Upon having my daughter, I became obsessed with documenting her "firsts." Her first bath, first smile, first nap in my arms... I try to capture all her notable firsts, either in photos or my journal. It's gotten me thinking though, why does it seem so important? Why this general obsession among parents to mark these milestones of first foods, steps, words, hugs, smiles, nursing, naps, and more? I think it's because the first time is often a momentous occasion met with cheers, photos, and/or excited phone calls. "Lasts" however, often happen quietly, with no fanfare and no recognition of their importance at all.

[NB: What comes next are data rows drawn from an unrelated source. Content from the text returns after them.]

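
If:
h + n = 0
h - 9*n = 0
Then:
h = 0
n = 0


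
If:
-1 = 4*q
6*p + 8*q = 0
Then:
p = 1/3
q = -1/4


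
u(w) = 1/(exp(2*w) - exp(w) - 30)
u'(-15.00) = 0.00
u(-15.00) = -0.03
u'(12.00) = 0.00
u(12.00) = 0.00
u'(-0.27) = -0.00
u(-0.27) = -0.03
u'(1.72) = -2.94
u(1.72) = -0.23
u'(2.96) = -0.01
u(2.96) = 0.00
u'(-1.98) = 0.00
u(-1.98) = -0.03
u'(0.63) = -0.01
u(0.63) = -0.04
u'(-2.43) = 0.00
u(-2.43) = -0.03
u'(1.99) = -0.38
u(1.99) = 0.06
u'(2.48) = -0.03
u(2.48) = 0.01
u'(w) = (-2*exp(2*w) + exp(w))/(exp(2*w) - exp(w) - 30)^2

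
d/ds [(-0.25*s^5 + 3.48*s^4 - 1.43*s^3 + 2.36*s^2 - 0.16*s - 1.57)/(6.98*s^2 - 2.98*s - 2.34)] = (-5.235*s^6 + 51.5608*s^5 - 38.1676*s^4 - 24.05*s^3 + 4.1226*s^2 + 10.8724*s - 4.3042)/(48.7204*s^4 - 41.6008*s^3 - 23.786*s^2 + 13.9464*s + 5.4756)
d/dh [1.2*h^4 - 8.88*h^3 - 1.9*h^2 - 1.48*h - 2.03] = 4.8*h^3 - 26.64*h^2 - 3.8*h - 1.48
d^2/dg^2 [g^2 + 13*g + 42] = 2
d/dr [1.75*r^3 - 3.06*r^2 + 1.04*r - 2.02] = 5.25*r^2 - 6.12*r + 1.04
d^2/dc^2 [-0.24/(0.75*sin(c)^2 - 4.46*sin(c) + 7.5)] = (0.54*sin(c)^4 - 2.4084*sin(c)^3 - 1.436016*sin(c)^2 + 12.8448*sin(c) - 6.847968)/(0.75*sin(c)^2 - 4.46*sin(c) + 7.5)^3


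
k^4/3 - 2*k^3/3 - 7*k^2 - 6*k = k*(k/3 + 1)*(k - 6)*(k + 1)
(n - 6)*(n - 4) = n^2 - 10*n + 24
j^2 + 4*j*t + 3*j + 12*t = (j + 3)*(j + 4*t)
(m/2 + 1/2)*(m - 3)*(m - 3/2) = m^3/2 - 7*m^2/4 + 9/4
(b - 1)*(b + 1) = b^2 - 1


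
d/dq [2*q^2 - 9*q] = 4*q - 9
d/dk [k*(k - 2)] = 2*k - 2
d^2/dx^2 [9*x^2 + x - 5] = 18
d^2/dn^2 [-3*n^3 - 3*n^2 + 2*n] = -18*n - 6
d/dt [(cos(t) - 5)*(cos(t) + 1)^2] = 3*(3 - cos(t))*(cos(t) + 1)*sin(t)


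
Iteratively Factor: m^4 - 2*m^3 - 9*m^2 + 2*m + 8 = (m - 1)*(m^3 - m^2 - 10*m - 8) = (m - 1)*(m + 2)*(m^2 - 3*m - 4) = (m - 4)*(m - 1)*(m + 2)*(m + 1)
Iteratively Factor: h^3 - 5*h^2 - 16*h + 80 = (h + 4)*(h^2 - 9*h + 20) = (h - 4)*(h + 4)*(h - 5)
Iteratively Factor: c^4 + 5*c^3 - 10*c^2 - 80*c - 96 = (c + 2)*(c^3 + 3*c^2 - 16*c - 48) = (c - 4)*(c + 2)*(c^2 + 7*c + 12) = (c - 4)*(c + 2)*(c + 3)*(c + 4)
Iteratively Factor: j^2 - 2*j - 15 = (j - 5)*(j + 3)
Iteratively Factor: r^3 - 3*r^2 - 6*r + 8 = (r - 4)*(r^2 + r - 2) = (r - 4)*(r + 2)*(r - 1)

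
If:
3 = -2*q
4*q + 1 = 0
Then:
No Solution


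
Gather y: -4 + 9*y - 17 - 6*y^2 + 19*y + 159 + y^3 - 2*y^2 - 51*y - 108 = y^3 - 8*y^2 - 23*y + 30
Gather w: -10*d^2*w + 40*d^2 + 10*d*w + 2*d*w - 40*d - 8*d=40*d^2 - 48*d + w*(-10*d^2 + 12*d)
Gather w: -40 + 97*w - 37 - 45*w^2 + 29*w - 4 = -45*w^2 + 126*w - 81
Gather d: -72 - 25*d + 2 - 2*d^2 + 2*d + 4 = -2*d^2 - 23*d - 66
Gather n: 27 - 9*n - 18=9 - 9*n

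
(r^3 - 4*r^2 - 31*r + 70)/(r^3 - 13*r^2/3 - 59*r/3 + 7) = 3*(r^2 + 3*r - 10)/(3*r^2 + 8*r - 3)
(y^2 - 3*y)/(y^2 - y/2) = 2*(y - 3)/(2*y - 1)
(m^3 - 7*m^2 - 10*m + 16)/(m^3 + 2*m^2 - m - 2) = (m - 8)/(m + 1)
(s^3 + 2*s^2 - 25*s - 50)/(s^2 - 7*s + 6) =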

I doubt I'll know at the time the last time I nurse my daughter, and the last time she falls asleep all milk drunk in my arms. The last time she does that gasping, excited baby laugh when she sees her daddy or an animal will also likely not be noticed. The last time she gives up the fight and falls asleep spread eagled in her play room will likely be marked with amusement, but little else. Similarly the last diaper I change, though certainly worthy of celebration, will probably not be properly celebrated until the diaper itself is long gone. The last time she fits in my baby sling may be rejoiced by my aching back and shoulders, but not by my heart. The last time I have a let down at the sound of a baby crying will likely also only be looked back on with bittersweet memories, if I remember it at all. The last time she needs me to help her eat from a spoon, soothe her after a nightmare, answer yet another "why?" question, carry her to bed asleep, read her a bed time story, wash her hair for her, take a bath together, and so many, many other small and large steps towards independence will all only likely be recognized as the last time well after the fact.

So... thanks largely to the wonders of modern technology, I'm doing my best to document those important (and not so important) firsts. Those I can generally notice and keep track of, although I will admit, sometimes I can go a bit too far. Some of those "firsts" are only something a mother can truly love and appreciate.

Kat's First Solid Baby Turd. She's Going To Hate Me For This One.